I would say that you should refer to page 755 from Mplus user's guide. That page explains the Mplus language regarding s | Y on X i.e. it gives the language specification for how random slopes are specified in Mplus.
Frank posted on Friday, January 12, 2018 - 3:01 am
Dear Dr. Asparouhov,
again, thank you very much for your kind answer!
I looked into the Users’ Guide (p. 755) and found that there is a relatively general description of what Mplus does when we specify: s | y ON x;
“s is a random slope in the regression of y on x where y is a continuous dependent variable and x is an independent variable.”
So actually from this I cannot be sure to infer that it is actually the residuals of x and y that are regressed on each other.
Nevertheless, I looked into example 9.2. (p.277) and found a promising additional statement (sentence two):
"The random slope s is defined by the linear regression of the dependent variable y on the observed individual-level covariate x. The within-level residual variance in the regression of y on x is estimated as the default."
Does this actually say that it is the residuals of y and are regressed on the residuals of x?
Your understanding is correct. We do not use that language however. Instead we use this. Every variable is decomposed as a within and between components Y=YW+YB You are calling YW the residual.

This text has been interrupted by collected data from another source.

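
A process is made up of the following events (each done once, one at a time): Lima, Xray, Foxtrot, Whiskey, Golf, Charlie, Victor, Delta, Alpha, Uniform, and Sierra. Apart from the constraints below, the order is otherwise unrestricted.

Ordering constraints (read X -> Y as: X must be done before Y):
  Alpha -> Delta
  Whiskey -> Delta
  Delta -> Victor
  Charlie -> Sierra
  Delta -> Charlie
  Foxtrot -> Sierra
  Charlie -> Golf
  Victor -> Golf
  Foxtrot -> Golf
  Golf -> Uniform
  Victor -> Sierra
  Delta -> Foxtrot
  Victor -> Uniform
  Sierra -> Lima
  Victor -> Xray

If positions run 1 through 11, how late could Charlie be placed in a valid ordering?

7

The events that are forced after Charlie, directly or by a chain of constraints, are Lima, Golf, Uniform, Sierra. That's 4 events.
With 4 mandatory successors out of 11 events total, the latest slot for Charlie is 11−4 = 7, and it's reachable by doing all non-successors before Charlie.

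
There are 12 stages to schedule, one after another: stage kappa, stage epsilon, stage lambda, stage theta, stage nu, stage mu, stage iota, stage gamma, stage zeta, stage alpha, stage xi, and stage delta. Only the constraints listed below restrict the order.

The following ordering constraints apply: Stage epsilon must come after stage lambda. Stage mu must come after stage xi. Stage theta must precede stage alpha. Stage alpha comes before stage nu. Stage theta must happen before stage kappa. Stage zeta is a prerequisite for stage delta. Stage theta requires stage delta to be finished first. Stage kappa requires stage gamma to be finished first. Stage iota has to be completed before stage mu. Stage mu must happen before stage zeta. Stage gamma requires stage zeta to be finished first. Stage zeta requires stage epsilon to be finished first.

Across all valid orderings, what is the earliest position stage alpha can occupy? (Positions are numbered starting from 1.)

The stages that are forced before stage alpha, directly or transitively, are stage epsilon, stage lambda, stage theta, stage mu, stage iota, stage zeta, stage xi, stage delta. That's 8 stages.
With 8 mandatory predecessors, the earliest stage alpha can sit is position 8+1 = 9, and placing just those 8 first achieves it.

9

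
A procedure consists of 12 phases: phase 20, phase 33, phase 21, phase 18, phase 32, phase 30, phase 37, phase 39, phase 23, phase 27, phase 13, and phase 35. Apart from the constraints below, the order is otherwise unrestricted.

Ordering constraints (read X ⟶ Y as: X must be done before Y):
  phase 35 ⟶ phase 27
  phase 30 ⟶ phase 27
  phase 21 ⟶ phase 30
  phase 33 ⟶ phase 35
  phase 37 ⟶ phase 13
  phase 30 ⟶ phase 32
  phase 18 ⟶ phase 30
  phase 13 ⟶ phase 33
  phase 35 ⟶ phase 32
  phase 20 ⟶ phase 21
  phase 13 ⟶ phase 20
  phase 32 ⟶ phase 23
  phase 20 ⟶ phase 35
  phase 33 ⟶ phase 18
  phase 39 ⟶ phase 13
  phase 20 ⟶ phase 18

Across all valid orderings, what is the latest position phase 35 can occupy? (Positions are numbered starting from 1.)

Following every chain forward from phase 35, the phases that must come later are phase 32, phase 23, phase 27 — 3 of them.
With 3 mandatory successors out of 12 phases total, the latest slot for phase 35 is 12−3 = 9, and it's reachable by doing all non-successors before phase 35.

9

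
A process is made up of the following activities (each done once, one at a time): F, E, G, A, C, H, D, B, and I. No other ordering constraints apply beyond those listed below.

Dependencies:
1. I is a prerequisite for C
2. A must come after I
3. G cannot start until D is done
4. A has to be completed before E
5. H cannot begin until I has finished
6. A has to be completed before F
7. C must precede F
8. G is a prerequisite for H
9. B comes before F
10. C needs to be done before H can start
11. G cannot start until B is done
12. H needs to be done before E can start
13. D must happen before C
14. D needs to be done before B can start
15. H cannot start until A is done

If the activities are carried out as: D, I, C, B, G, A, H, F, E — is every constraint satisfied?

Yes

Going through the constraints one by one, each required predecessor appears earlier in the sequence than its dependent — e.g. C (position 3) is before F (position 8), as required.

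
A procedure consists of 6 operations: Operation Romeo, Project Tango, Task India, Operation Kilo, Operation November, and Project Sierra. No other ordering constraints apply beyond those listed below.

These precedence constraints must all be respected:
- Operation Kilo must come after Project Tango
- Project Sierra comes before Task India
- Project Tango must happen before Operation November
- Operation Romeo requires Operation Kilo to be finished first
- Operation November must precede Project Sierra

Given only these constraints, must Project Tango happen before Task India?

Yes

Chaining the stated constraints: Project Tango → Operation November → Project Sierra → Task India.
So Project Tango must precede Task India in any valid ordering.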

In the Mplus framework we call this the within component of the variable Y, but it is the same things. In your case IW and SW are the withing level components of the random intercept and slope.
If you are still unsure about what Mplus does I would recommend that you conduct a little montecarlo study. Generate data according to your model (and your understanding of what the model is), you can of course generate such data in Mplus, but probably you want to generate it somewhere else where you program the generation yourself. Generate large sample then run the model through Mplus and verify that all parameters are recovered by the Mplus estimation.